Per Frederique e tutti i bambini che hanno sofferto per mano di gruppi o forze armate, l’allontanamento è soltanto il primo passo di un percorso lungo e difficile verso la salvezza.  Il diritto internazionale riconosce i minori liberati o separati dalle famiglie come vittime di gravi violazioni dei diritti umani che necessitano di un sostegno a lungo termine. Eppure, sono in troppi a non ricevere un’assistenza adeguata, affrontando così il rischio di essere nuovamente reclutati, intrappolati in altre forme di lavoro minorile, esposti al traffico di esseri umani o detenuti per la loro affiliazione a gruppi armati.

Costruire un futuro migliore implica che i Governi mettano i bisogni dei bambini e delle bambine al centro dei loro piani di recupero dal COVID-19 e che attuino programmi di reinserimento per permettere ai bambini assoldati in gruppi armati di riappropriarsi delle loro vite.  I programmi di reinserimento devono anche riconoscere l’elevato livello di sofferenza subita dai bambini e fornire un supporto globale che preveda recupero fisico, assistenza psicologica, ricongiungimento familiare, istruzione, protezione sociale e sostegno per la reintegrazione sociale, politica ed economica nella vita civile.
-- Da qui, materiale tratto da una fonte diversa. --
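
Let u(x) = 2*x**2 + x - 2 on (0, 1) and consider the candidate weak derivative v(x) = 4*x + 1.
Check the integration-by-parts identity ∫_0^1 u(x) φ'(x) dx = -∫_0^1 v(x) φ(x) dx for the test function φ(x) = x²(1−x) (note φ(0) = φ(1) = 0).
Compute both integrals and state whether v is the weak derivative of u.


LHS = -17/60, RHS = -17/60. Yes, v = u' weakly.

u(x) = 2*x**2 + x - 2, classical derivative u'(x) = 4*x + 1.
φ(x) = x²(1−x), so φ'(x) = x*(2 - 3*x).
Note φ(0) = φ(1) = 0, so the boundary term u·φ vanishes.
LHS = ∫_0^1 u(x) φ'(x) dx = ∫_0^1 (-6*x^4 + x^3 + 8*x^2 - 4*x) dx. Term by term:
  ∫_0^1 -6*x^4 dx = -6/5;  ∫_0^1 x^3 dx = 1/4;  ∫_0^1 8*x^2 dx = 8/3;
  ∫_0^1 -4*x dx = -2.
Sum: -6/5 + 1/4 + 8/3 − 2 = -17/60.
So LHS = -17/60.
∫_0^1 v(x) φ(x) dx = ∫_0^1 (-4*x^4 + 3*x^3 + x^2) dx. Term by term:
  ∫_0^1 -4*x^4 dx = -4/5;  ∫_0^1 3*x^3 dx = 3/4;  ∫_0^1 x^2 dx = 1/3.
Sum: -4/5 + 3/4 + 1/3 = 17/60.
So RHS = -∫_0^1 v(x) φ(x) dx = -17/60.
LHS = RHS, so the identity holds for this test φ.
Moreover u is smooth here and v(x) = u'(x) = 4*x + 1 pointwise, so the identity holds for every test function. Hence v is the weak derivative of u.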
Per raggiungere questo scopo, la comunità internazionale deve fornire finanziamenti pianificati e a lungo termine; i suddetti programmi di reinserimento globale dei minori contribuiscono infatti al recupero sostenibile e allo sviluppo, oltre che alla riconciliazione, alla prevenzione e alle iniziative di pace. Una parte significativa dei finanziamenti dovrebbe anche essere diretta alle iniziative comunitarie e alle organizzazioni che operano in prima in prima linea, visto che esse sono nella posizione migliore per valutare i bisogni e le aspirazioni dei bambini e della collettività.

Aiutare le popolazioni a identificare i propri obiettivi e a lavorare per raggiungerli è la chiave per far sì che i programmi di reinserimento abbiano successo. Noi, come comunità internazionale, dobbiamo cambiare il nostro modo di promuovere il reinserimento, favorendo un sostegno profondamente radicato sui bisogni dei bambini e della loro comunità, sulla base delle risorse e delle capacità esistenti.
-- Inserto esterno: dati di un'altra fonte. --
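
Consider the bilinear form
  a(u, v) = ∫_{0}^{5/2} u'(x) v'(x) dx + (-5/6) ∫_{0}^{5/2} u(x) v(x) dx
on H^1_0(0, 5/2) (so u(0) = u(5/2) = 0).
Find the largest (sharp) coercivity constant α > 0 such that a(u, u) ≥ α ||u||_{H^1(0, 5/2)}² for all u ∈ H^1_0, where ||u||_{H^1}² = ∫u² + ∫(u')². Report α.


α = (-125 + 24*π^2)/(6*(25 + 4*π^2))

Coercivity of a(·,·) on H^1_0(0, 5/2) means a(u, u) ≥ α ||u||_{H^1}² for every u ∈ H^1_0.
The interval has length L = 5/2, and Poincaré/coercivity depend only on L. Here a(u, u) = ∫(u')² + (-5/6)·∫u².
Here c = -5/6 < 0 with |c| < (π/L)² = 4*π^2/25, so coercivity still holds. The condition a(u,u) ≥ α||u||_{H^1}² reads (1−α)∫(u')² ≥ (α−c)∫u². Any admissible α is ≤ 1 (rapidly oscillating u have ∫u²/∫(u')² → 0), and α = 1 would force 0 ≥ (1−c)∫u², impossible since c < 1; so 1−α > 0. By the sharp Poincaré inequality on H^1_0 of an interval of length L, ∫(u')² ≥ (π/L)²∫u² with equality for the first sine mode sin(π(x−x₀)/L) (x₀ the left endpoint), so the inequality holds for all u iff (1−α)(π/L)² ≥ α − c, i.e. α ≤ ((π/L)² + c)/((π/L)² + 1) = (1 + c(L/π)²)/(1 + (L/π)²). (Direct route, valid since c ≤ 0: Poincaré gives c∫u² ≥ c(L/π)²∫(u')², so a(u,u) ≥ (1 + c(L/π)²)∫(u')², while ||u||_{H^1}² ≤ (1 + (L/π)²)∫(u')²; dividing yields the same α.) With (π/L)² = 4*π^2/25 and c = -5/6, the largest admissible constant is α = ((π/L)² + c)/((π/L)² + 1).
Simplifying, α = (-125 + 24*π^2)/(6*(25 + 4*π^2)).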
Questo anno importante offre alla comunità internazionale l’opportunità unica di trasformare l’impegno in azione, accelerando gli sforzi per porre fine e prevenire il reclutamento e l’impiego di bambini nei conflitti armati. I governi, la società civile, le organizzazioni dei lavoratori e il settore privato hanno la capacità di far cessare questo flagello, ponendo quindi le basi per società pacifiche.